Remote Direct Memory Access (RDMA) has been widely deployed in modern data centers. However, existing usages of RDMA lead to a dilemma between performance and redesign cost. They either directly replace socket-based send/receive primitives with the corresponding RDMA counterpart (server-reply), which only achieves moderate performance improvement; or push performance further by using one-sided RDMA operations to totally bypass the server (server-bypass), at the cost of redesigning the software.In this paper, we introduce two interesting observations about RDMA. First, RDMA has asymmetric performance characteristics, which can be used to improve server-reply's performance. Second, the performance of server-bypass is not as good as expected in many cases, because more rounds of RDMA may be needed if the server is totally bypassed.
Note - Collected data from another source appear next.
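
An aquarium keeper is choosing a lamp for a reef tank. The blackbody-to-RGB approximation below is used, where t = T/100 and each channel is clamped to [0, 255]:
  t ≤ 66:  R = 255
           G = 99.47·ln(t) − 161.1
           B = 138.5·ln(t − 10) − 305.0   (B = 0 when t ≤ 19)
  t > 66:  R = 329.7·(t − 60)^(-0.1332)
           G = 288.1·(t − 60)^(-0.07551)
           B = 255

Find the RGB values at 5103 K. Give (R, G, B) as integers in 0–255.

(255, 230, 209)

t = 5103/100 = 51.03; the t ≤ 66 branch applies.
R = 255 by definition for t ≤ 66.
G = 99.47·ln 51.03 − 161.1 = 99.47·3.9324 − 161.1 = 230.057.
B = 138.5·ln(51.03 − 10) − 305.0 = 138.5·ln 41.03 − 305.0 = 138.5·3.7143 − 305.0 = 209.431.
Rounded: (255, 230, 209).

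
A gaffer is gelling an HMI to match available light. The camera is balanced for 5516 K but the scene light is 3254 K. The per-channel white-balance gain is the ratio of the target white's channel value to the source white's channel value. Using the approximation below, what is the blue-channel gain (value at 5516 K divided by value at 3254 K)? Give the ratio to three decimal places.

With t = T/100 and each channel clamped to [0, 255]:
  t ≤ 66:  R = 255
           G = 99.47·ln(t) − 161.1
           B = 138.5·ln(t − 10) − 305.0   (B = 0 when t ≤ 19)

1.761

At 3254 K (t = 32.54):
  B = 138.5·ln(32.54 − 10) − 305.0 = 138.5·ln 22.54 − 305.0 = 138.5·3.1153 − 305.0 = 126.468.
At 5516 K (t = 55.16):
  B = 138.5·ln(55.16 − 10) − 305.0 = 138.5·ln 45.16 − 305.0 = 138.5·3.8102 − 305.0 = 222.714.
Gain = 222.714 / 126.468 = 1.7610 → 1.761.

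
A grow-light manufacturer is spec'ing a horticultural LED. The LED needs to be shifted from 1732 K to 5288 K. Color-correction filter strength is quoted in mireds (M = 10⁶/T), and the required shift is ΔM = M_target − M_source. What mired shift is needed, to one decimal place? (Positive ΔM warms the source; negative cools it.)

M_source = 10⁶/1732 = 577.367; M_target = 10⁶/5288 = 189.107.
ΔM = 189.107 − 577.367 = -388.260 → -388.3 mireds, a cooling shift.

-388.3 mireds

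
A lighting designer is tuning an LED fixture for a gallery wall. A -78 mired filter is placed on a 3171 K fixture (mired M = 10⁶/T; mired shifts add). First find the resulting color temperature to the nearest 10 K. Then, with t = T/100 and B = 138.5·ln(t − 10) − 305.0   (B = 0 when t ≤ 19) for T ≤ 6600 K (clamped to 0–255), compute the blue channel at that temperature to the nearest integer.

M_in = 10⁶/3171 = 315.36; M_out = 315.36 + (-78) = 237.36.
T_out = 10⁶/237.36 = 4213.0 K → 4210 K; t = 42.1.
B = 138.5·ln(42.1 − 10) − 305.0 = 138.5·ln 32.1 − 305.0 = 138.5·3.4689 − 305.0 = 175.437.
Rounded: 175.

175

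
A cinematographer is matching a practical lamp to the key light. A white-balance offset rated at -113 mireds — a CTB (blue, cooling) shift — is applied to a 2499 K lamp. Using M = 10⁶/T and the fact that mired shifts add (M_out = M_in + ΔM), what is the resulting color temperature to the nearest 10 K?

3480 K

M_in = 10⁶/2499 = 400.16 mireds.
M_out = 400.16 + (-113) = 287.16 mireds.
T_out = 10⁶/287.16 = 3482.4 K → 3480 K.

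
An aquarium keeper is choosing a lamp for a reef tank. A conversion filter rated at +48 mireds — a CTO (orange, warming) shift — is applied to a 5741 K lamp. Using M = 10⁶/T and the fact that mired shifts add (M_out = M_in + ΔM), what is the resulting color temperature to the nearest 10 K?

M_in = 10⁶/5741 = 174.19 mireds.
M_out = 174.19 + (+48) = 222.19 mireds.
T_out = 10⁶/222.19 = 4500.7 K → 4500 K.

4500 K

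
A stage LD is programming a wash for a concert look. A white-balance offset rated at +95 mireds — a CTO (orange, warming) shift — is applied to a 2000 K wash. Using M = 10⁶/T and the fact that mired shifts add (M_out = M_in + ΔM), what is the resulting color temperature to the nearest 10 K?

1680 K

M_in = 10⁶/2000 = 500.00 mireds.
M_out = 500.00 + (+95) = 595.00 mireds.
T_out = 10⁶/595.00 = 1680.7 K → 1680 K.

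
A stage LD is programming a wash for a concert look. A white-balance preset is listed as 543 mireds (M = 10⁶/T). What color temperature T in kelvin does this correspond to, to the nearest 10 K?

T = 10⁶ / 543 = 1841.62 K → 1840 K.

1840 K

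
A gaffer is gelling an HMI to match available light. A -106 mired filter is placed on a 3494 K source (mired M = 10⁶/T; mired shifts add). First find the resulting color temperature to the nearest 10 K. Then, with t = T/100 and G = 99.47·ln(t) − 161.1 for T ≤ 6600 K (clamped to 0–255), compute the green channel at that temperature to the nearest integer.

238

M_in = 10⁶/3494 = 286.20; M_out = 286.20 + (-106) = 180.20.
T_out = 10⁶/180.20 = 5549.2 K → 5550 K; t = 55.5.
G = 99.47·ln 55.5 − 161.1 = 99.47·4.0164 − 161.1 = 238.410.
Rounded: 238.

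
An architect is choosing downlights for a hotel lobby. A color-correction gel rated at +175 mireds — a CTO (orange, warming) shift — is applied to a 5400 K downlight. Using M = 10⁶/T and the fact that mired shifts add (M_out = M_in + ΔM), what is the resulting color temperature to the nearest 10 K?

2780 K

M_in = 10⁶/5400 = 185.19 mireds.
M_out = 185.19 + (+175) = 360.19 mireds.
T_out = 10⁶/360.19 = 2776.3 K → 2780 K.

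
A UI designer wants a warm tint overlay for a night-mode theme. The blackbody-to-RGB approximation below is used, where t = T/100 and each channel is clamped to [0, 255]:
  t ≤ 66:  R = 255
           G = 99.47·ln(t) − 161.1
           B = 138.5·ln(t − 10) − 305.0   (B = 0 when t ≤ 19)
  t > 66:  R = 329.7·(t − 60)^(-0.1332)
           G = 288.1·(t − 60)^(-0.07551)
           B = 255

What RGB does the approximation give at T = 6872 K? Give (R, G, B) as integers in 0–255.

(247, 245, 255)

t = 6872/100 = 68.72; the t > 66 branch applies.
R = 329.7·(68.72 − 60)^(-0.1332) = 329.7·8.72^(-0.1332) = 329.7·0.74942 = 247.083.
G = 288.1·(68.72 − 60)^(-0.07551) = 288.1·8.72^(-0.07551) = 288.1·0.84914 = 244.639.
B = 255 by definition for t > 66.
Rounded: (247, 245, 255).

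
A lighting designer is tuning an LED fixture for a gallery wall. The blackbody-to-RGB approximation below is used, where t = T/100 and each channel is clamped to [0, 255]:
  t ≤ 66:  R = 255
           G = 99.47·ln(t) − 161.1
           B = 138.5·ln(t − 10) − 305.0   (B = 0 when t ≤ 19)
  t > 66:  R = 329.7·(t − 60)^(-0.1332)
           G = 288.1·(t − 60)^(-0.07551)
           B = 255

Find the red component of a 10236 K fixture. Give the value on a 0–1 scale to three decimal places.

t = 10236/100 = 102.36; the t > 66 branch applies.
R = 329.7·(102.36 − 60)^(-0.1332) = 329.7·42.36^(-0.1332) = 329.7·0.60714 = 200.174.
On a 0–1 scale: 200.174/255 = 0.7850 → 0.785.

0.785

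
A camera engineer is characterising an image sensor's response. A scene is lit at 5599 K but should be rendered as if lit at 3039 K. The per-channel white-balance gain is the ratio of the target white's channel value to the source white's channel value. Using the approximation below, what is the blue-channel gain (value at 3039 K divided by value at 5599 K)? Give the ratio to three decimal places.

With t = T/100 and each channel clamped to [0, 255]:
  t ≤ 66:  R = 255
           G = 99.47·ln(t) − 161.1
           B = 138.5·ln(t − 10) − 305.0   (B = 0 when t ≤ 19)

0.500

At 5599 K (t = 55.99):
  B = 138.5·ln(55.99 − 10) − 305.0 = 138.5·ln 45.99 − 305.0 = 138.5·3.8284 − 305.0 = 225.237.
At 3039 K (t = 30.39):
  B = 138.5·ln(30.39 − 10) − 305.0 = 138.5·ln 20.39 − 305.0 = 138.5·3.0150 − 305.0 = 112.584.
Gain = 112.584 / 225.237 = 0.4998 → 0.500.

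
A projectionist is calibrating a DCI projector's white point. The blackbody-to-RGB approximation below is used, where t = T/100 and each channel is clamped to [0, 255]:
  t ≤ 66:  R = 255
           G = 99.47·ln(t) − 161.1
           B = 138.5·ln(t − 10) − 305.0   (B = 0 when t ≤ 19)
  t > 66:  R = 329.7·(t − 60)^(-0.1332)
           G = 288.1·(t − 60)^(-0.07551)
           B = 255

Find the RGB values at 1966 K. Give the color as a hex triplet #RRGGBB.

t = 1966/100 = 19.66; the t ≤ 66 branch applies.
R = 255 by definition for t ≤ 66.
G = 99.47·ln 19.66 − 161.1 = 99.47·2.9786 − 161.1 = 135.180.
B = 138.5·ln(19.66 − 10) − 305.0 = 138.5·ln 9.66 − 305.0 = 138.5·2.2680 − 305.0 = 9.117.
Rounded: (255, 135, 9).
In hex: #FF8709.

#FF8709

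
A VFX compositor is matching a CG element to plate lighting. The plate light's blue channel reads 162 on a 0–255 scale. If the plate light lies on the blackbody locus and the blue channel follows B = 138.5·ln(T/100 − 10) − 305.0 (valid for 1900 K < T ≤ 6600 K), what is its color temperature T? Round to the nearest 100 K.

ln(t − 10) = (162 + 305.0) / 138.5 = 3.3718.
t − 10 = e^3.3718 = 29.132, so t = 39.132.
T = 100·t = 3913 K → 3900 K to the nearest 100 K.

3900 K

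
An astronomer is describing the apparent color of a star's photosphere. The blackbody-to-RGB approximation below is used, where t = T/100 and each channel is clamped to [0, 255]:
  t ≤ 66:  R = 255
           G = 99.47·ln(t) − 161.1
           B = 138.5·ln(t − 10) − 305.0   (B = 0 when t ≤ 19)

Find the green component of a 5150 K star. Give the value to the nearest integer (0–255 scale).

231

t = 5150/100 = 51.5; the t ≤ 66 branch applies.
G = 99.47·ln 51.5 − 161.1 = 99.47·3.9416 − 161.1 = 230.969.
Rounded: 231.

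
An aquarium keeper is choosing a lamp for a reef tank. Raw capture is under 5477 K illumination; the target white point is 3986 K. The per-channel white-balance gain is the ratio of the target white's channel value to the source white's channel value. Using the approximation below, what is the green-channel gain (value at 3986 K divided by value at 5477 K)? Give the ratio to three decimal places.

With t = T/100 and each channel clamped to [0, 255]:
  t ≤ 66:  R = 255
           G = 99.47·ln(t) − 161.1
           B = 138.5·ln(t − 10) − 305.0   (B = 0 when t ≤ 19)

0.867

At 5477 K (t = 54.77):
  G = 99.47·ln 54.77 − 161.1 = 99.47·4.0031 − 161.1 = 237.093.
At 3986 K (t = 39.86):
  G = 99.47·ln 39.86 − 161.1 = 99.47·3.6854 − 161.1 = 205.484.
Gain = 205.484 / 237.093 = 0.8667 → 0.867.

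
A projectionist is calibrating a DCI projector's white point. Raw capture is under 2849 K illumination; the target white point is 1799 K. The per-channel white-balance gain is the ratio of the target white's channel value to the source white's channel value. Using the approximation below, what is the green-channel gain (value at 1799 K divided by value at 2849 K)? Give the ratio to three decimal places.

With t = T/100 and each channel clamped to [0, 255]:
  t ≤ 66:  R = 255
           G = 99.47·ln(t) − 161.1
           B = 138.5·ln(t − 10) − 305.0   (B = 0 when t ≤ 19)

At 2849 K (t = 28.49):
  G = 99.47·ln 28.49 − 161.1 = 99.47·3.3496 − 161.1 = 172.080.
At 1799 K (t = 17.99):
  G = 99.47·ln 17.99 − 161.1 = 99.47·2.8898 − 161.1 = 126.350.
Gain = 126.350 / 172.080 = 0.7343 → 0.734.

0.734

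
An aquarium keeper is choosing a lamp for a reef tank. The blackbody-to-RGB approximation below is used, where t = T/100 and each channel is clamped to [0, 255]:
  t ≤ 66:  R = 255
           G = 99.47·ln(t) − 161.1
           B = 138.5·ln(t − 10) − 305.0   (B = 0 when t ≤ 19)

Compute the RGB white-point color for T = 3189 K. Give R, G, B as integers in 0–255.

t = 3189/100 = 31.89; the t ≤ 66 branch applies.
R = 255 by definition for t ≤ 66.
G = 99.47·ln 31.89 − 161.1 = 99.47·3.4623 − 161.1 = 183.294.
B = 138.5·ln(31.89 − 10) − 305.0 = 138.5·ln 21.89 − 305.0 = 138.5·3.0860 − 305.0 = 122.415.
Rounded: (255, 183, 122).

R=255, G=183, B=122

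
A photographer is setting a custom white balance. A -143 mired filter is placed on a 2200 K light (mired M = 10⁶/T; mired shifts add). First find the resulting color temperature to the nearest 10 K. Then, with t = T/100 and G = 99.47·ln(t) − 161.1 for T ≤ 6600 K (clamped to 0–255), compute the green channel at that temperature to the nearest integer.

M_in = 10⁶/2200 = 454.55; M_out = 454.55 + (-143) = 311.55.
T_out = 10⁶/311.55 = 3209.8 K → 3210 K; t = 32.1.
G = 99.47·ln 32.1 − 161.1 = 99.47·3.4689 − 161.1 = 183.947.
Rounded: 184.

184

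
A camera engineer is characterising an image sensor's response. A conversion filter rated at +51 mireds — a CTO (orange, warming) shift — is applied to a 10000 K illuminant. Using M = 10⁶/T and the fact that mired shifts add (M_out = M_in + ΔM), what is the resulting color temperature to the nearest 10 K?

M_in = 10⁶/10000 = 100.00 mireds.
M_out = 100.00 + (+51) = 151.00 mireds.
T_out = 10⁶/151.00 = 6622.5 K → 6620 K.

6620 K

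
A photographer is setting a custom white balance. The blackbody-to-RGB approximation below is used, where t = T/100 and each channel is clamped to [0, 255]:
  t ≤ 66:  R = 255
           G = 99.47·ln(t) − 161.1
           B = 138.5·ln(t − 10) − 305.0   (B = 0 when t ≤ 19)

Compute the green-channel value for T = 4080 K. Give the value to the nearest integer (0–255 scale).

t = 4080/100 = 40.8; the t ≤ 66 branch applies.
G = 99.47·ln 40.8 − 161.1 = 99.47·3.7087 − 161.1 = 207.803.
Rounded: 208.

208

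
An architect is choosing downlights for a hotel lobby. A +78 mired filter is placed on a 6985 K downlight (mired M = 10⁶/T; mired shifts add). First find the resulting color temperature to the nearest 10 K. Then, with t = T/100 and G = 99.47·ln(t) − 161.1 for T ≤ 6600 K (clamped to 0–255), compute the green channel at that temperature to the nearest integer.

M_in = 10⁶/6985 = 143.16; M_out = 143.16 + (+78) = 221.16.
T_out = 10⁶/221.16 = 4521.5 K → 4520 K; t = 45.2.
G = 99.47·ln 45.2 − 161.1 = 99.47·3.8111 − 161.1 = 217.990.
Rounded: 218.

218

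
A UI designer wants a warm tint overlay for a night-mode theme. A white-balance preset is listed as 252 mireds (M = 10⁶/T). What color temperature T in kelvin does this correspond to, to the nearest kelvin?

T = 10⁶ / 252 = 3968.25 K → 3968 K.

3968 K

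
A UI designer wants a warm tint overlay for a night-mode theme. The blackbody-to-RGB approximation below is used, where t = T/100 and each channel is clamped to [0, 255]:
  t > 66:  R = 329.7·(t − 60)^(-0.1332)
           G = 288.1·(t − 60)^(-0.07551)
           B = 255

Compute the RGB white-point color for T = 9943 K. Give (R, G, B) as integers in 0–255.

t = 9943/100 = 99.43; the t > 66 branch applies.
R = 329.7·(99.43 − 60)^(-0.1332) = 329.7·39.43^(-0.1332) = 329.7·0.61297 = 202.095.
G = 288.1·(99.43 − 60)^(-0.07551) = 288.1·39.43^(-0.07551) = 288.1·0.75770 = 218.294.
B = 255 by definition for t > 66.
Rounded: (202, 218, 255).

(202, 218, 255)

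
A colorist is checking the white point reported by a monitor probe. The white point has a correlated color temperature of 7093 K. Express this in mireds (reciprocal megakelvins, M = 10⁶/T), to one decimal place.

141.0 mireds

M = 10⁶ / 7093 = 140.984 → 141.0 mireds.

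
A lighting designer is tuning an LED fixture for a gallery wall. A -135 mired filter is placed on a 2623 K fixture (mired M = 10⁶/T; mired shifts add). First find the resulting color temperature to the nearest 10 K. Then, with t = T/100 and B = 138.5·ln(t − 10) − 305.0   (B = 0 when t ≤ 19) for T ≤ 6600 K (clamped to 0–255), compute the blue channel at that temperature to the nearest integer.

169

M_in = 10⁶/2623 = 381.24; M_out = 381.24 + (-135) = 246.24.
T_out = 10⁶/246.24 = 4061.0 K → 4060 K; t = 40.6.
B = 138.5·ln(40.6 − 10) − 305.0 = 138.5·ln 30.6 − 305.0 = 138.5·3.4210 − 305.0 = 168.809.
Rounded: 169.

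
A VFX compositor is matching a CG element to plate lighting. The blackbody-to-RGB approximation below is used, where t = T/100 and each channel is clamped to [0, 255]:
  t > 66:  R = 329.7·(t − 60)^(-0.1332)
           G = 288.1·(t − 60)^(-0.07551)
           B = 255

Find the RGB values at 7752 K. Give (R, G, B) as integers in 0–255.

t = 7752/100 = 77.52; the t > 66 branch applies.
R = 329.7·(77.52 − 60)^(-0.1332) = 329.7·17.52^(-0.1332) = 329.7·0.68291 = 225.154.
G = 288.1·(77.52 − 60)^(-0.07551) = 288.1·17.52^(-0.07551) = 288.1·0.80557 = 232.083.
B = 255 by definition for t > 66.
Rounded: (225, 232, 255).

(225, 232, 255)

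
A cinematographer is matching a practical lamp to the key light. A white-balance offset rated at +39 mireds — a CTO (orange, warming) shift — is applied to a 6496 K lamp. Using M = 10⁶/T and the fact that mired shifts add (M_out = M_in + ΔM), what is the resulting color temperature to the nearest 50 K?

5200 K

M_in = 10⁶/6496 = 153.94 mireds.
M_out = 153.94 + (+39) = 192.94 mireds.
T_out = 10⁶/192.94 = 5182.9 K → 5200 K.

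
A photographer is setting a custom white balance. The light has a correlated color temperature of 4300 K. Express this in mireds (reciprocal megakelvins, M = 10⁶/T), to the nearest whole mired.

233 mireds

M = 10⁶ / 4300 = 232.558 → 233 mireds.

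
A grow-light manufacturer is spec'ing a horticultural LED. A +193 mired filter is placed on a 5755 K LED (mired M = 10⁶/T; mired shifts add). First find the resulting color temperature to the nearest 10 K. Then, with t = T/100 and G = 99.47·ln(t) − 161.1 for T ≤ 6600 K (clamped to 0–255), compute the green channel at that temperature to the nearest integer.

M_in = 10⁶/5755 = 173.76; M_out = 173.76 + (+193) = 366.76.
T_out = 10⁶/366.76 = 2726.6 K → 2730 K; t = 27.3.
G = 99.47·ln 27.3 − 161.1 = 99.47·3.3069 − 161.1 = 167.836.
Rounded: 168.

168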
We therefore introduce a new RDMA paradigm called Remote Fetching Paradigm (RFP). Although RFP requires users to set several parameters to achieve the best performance, it supports the legacy RPC interfaces and hence avoids the need of redesigning application-specific data structures. Moreover, with proper parameters, it can achieve even higher IOPS than that of the previous paradigms.We have designed and implemented an in-memory key-value store based on RFP to evaluate its effectiveness. Experimental results show that RFP improves performance by 1.6×~4× compared with both server-reply and server-bypass paradigms.